И все же, даже после всего того, что произошло, Линдсей желал лишь одну-единственную женщину, лишь она одна должна была ползать по нему – только она, Анаис. Господь свидетель, он, конечно, был отъявленным развратником – и никак не мог перестать думать о том, как чертовски возбуждающе было бы трахать ее, обкурившись опиума! О да, это было бы восхитительно – овладевать ею вот так, наслаждаясь бесконечными часами ее ласк. Курить и поглаживать, его тело поверх ее, потом ее тело поверх его… И его бедра, сначала медленно покачивающиеся, потом обрушивающие решительные, неумолимые удары. С каким блаженством Линдсей наблюдал бы за изгибом ее спины, выражением ее лица в момент экстаза, который подарил он… Анаис выглядела бы просто изумительно, переживая оргазм и трепеща в его объятиях! А он смотрел бы на нее сквозь клубы дыма, обвивавшие их тела тонким коконом.
Боже, ему срочно требовалась новая доза! Линдсей чувствовал, как при воспоминании об Анаис начинало стремительно таять сердце – его разбитое сердце, все еще бившееся со слабым проблеском надежды на то, что однажды их отношения могли бы стать такими, как прежде.
– Лорд Уоллингфорд привез письмо от леди Анаис.
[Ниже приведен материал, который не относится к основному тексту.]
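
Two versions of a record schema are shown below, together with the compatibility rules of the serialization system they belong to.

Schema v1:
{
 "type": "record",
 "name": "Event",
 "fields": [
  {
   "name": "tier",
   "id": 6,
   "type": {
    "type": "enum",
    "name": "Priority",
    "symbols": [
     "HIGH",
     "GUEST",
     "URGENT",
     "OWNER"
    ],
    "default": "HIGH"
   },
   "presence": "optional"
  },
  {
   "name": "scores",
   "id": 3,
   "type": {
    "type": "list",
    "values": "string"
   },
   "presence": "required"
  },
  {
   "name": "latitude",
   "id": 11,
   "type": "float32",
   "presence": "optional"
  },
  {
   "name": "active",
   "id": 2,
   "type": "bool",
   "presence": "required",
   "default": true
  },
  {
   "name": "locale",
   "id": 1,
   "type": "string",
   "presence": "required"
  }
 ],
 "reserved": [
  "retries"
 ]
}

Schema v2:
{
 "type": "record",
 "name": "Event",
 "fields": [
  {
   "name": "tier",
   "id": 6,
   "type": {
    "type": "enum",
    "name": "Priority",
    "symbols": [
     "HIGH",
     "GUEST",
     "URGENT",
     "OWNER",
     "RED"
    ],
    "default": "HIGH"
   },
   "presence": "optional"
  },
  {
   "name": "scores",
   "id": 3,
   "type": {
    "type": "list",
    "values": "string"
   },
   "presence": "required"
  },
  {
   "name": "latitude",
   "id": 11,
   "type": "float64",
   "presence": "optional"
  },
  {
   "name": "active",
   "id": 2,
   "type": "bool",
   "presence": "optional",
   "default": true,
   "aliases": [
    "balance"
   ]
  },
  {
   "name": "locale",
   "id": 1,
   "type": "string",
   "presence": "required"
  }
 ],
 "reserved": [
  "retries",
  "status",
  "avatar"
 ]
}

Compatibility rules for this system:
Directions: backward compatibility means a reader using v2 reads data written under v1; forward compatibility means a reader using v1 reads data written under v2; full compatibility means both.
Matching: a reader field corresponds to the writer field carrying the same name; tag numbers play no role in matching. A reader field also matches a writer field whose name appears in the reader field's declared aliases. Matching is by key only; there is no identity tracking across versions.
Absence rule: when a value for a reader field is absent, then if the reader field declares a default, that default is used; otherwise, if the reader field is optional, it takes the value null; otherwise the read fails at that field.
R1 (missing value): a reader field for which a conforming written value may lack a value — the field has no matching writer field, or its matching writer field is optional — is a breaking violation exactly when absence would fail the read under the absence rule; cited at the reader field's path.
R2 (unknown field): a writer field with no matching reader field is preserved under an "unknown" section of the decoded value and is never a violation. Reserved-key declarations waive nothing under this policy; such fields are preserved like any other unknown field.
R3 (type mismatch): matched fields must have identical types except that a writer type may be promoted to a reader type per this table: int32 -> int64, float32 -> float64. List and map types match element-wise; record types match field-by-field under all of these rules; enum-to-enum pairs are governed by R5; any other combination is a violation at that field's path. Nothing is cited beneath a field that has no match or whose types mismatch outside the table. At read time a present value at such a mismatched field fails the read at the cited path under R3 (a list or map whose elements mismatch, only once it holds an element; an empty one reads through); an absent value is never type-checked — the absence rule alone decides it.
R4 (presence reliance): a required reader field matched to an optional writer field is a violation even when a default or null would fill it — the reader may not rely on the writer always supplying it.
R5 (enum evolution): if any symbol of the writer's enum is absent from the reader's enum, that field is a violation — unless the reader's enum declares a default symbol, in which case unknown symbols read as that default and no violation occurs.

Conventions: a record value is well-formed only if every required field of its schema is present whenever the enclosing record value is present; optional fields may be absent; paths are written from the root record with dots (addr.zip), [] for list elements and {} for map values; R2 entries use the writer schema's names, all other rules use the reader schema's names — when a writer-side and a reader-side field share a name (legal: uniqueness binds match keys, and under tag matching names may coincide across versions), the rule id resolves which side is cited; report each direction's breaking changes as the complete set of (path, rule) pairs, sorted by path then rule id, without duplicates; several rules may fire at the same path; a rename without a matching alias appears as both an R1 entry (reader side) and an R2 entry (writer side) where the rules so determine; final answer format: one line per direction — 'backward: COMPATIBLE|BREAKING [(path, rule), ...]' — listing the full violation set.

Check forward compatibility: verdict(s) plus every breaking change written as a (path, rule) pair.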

Она снова оказалась в наших краях. Вернулась домой от своей тети.
Линдсей застыл на месте. Долгие недели прошли с того момента, как он последний раз видел Анаис. Нет, не совсем так: он видел ее каждую ночь, в своих подпитываемых опиумом мечтах. Она была видением, фантазией, оживавшей среди спиралек дыма. Мечты – вот все, что было у него теперь. У него остался только опиум.
Каким же драматическим было падение Линдсея… Подумать только – скатиться так низко! Опуститься до того, чтобы ощущать физическую потребность взять в руку трубку и забыться в виньетках дыма, представляя себя с Анаис, их чувственное воссоединение, которого уже не могло быть никогда.
– И она, без сомнения, остановилась в Лодже с Броутоном и его семьей? – Голос Линдсея засочился ядом.
– Я не знаю, милорд. У лорда Уоллингфорда есть новости.
– Скажи ему, что я не хочу ничего об этом знать. Отделайся от него, Вэлери.
– Я никуда отсюда не уйду, дружище, – вдруг совсем рядом раздался знакомый голос.
Обернувшись, Линдсей увидел стоящего перед ним Уоллингфорда, который протягивал письмо.
– Оставь мне послание и проваливай. Я занят.
– Занят? Чем же? Все глубже погружаешься в зависимость, которая в итоге тебя погубит?
– Если честно, да.
Уоллингфорд покачал головой, и Линдсей заметил в его глазах отвращение.
– Не могу видеть, как ты губишь себя вот так!
– Тогда просто не смотри на это.
– Черт тебя возьми, Реберн, ты – эгоистичный ублюдок!
Линдсей моргнул, пораженный грубостью, которую только что услышал в своем собственном доме.
– Если ты явился сюда читать мне проповеди насчет опиума, можешь даже не трудиться. Я не брошу эту привычку. У нас с моей бесплотной опиумной любовницей взаимная страсть, настоящая любовь, друг мой. Я понимаю ее, а она понимает меня.